Two other petition efforts have also gotten state approval.  One that would only affect taxes on small tobacco companies, has been withdrawn.  The organizer, Mark Ellinger, says he has no plans to submit a different version.

The other approved petitions would let cities and counties set and control taxes on tobacco products.  The state has preempted that since 1993, though St. Louis County and Jackson County have long had their own five cent tobacco tax that was grandfathered into that change.

“Nearly twenty years ago, politicians in Jefferson City banned local voters from having a say about their own local tobacco taxes,” says Mark Reading, who filed the petition. “This proposal would return to local voters the right to set and control local tobacco taxes in their communities and determine the use of local tobacco tax funds.”
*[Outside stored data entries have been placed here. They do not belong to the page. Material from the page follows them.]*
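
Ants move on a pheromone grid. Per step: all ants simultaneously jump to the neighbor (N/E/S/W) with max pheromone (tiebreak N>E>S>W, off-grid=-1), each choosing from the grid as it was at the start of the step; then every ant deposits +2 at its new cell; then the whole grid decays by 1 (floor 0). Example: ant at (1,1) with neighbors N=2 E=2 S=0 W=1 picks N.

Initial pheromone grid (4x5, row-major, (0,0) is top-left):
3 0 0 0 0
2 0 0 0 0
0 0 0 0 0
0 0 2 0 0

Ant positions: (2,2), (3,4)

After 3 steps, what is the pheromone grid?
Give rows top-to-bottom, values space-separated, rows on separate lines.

After step 1: ants at (3,2),(2,4)
  2 0 0 0 0
  1 0 0 0 0
  0 0 0 0 1
  0 0 3 0 0
After step 2: ants at (2,2),(1,4)
  1 0 0 0 0
  0 0 0 0 1
  0 0 1 0 0
  0 0 2 0 0
After step 3: ants at (3,2),(0,4)
  0 0 0 0 1
  0 0 0 0 0
  0 0 0 0 0
  0 0 3 0 0

0 0 0 0 1
0 0 0 0 0
0 0 0 0 0
0 0 3 0 0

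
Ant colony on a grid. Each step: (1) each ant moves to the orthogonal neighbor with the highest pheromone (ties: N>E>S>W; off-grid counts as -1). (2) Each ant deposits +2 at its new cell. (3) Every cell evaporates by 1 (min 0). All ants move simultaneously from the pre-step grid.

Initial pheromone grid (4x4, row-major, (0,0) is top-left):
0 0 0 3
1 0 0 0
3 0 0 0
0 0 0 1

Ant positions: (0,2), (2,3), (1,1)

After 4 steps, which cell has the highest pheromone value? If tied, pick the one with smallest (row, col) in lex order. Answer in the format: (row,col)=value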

Snodgrass, meanwhile, says the proposal is problematic.

“It doesn’t have any significant public health benefit to the state,” she says.

Her group’s proposal - to raise the state's cigarette tax and also tax other tobacco products 25 percent - would direct half of that revenue to elementary education, a third to higher education, and the rest to tobacco prevention and cessation programs.

Both groups will need to collect more than 90,000 signatures by May, to bring their measures up for a popular vote this year.